Histone methylation regulates neutrophil extracellular traps to attenuate corneal neovascularization.

Corneal neovascularization (CNV) severely affects corneal transparency and disrupts the homeostasis of the ocular environment. However, the underlying mechanism of CNV remains unclear. In this study, we investigated the role of neutrophil extracellular traps (NETs) played in CNV and how histone methylation regulates the characterization of NETs. We used an alkali-burn-induced mice CNV model and human primary neutrophils to observe the involvement of NETs during CNV and change in its histone methylation.

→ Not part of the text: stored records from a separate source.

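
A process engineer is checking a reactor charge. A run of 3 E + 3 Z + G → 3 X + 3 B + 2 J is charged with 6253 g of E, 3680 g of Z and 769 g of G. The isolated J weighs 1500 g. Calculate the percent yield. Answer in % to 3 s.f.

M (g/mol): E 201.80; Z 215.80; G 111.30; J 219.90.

60.0 %

n(E) = 6253 / 201.80 = 30.99 mol
n(Z) = 3680 / 215.80 = 17.05 mol
n(G) = 769.0 / 111.30 = 6.909 mol
n/ν for E = 30.99/3 = 10.33
n/ν for Z = 17.05/3 = 5.683
n/ν for G = 6.909/1 = 6.909
Smallest n/ν is Z → limiting reagent.
theoretical n(J) = (2/3) × 17.05 = 11.37 mol → 2500 g
% yield = 1500 / 2500 × 100 = 60.00 %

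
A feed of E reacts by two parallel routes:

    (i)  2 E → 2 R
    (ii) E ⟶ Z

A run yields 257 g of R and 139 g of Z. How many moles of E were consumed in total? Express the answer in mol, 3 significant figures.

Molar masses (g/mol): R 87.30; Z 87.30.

n(R) = 257 / 87.30 = 2.944 mol
n(Z) = 139 / 87.30 = 1.592 mol
n(E) via (i) = (2/2)×2.944 = 2.944 mol
n(E) via (ii) = (1/1)×1.592 = 1.592 mol
total n(E) = 2.944 + 1.592 = 4.536 mol

4.54 mol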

Transcriptomic analysis was performed to demonstrate the involvement of NETs during corneal alkali burn. We used the histone demethylase inhibitor JIB-04 to regulate the histone methylation of NETs and explored the related effects on CNV formation. NETs were obviously involved in corneal alkali burn and could be stimulated by NaOH in vitro. Isolated NETs aggravated CNV and promoted migration, proliferation and tube formation of vascular endothelial cells, while disruption of NETs significantly ameliorated angiogenesis and inflammation in vivo and in vitro. Mechanistically, histone methylation of NETs was inhibited by alkali burn and restored by JIB-04. Furthermore, we discovered that JIB-04 reduced CNV and NETs formation by regulating the NF-κB/ERK/ROS pathway. In conclusion, this study claims a novel role for histone methylation in regulating NETs formation and thereby affecting angiogenesis, which indicates a novel therapeutic target for CNV and other neovascularization-related diseases.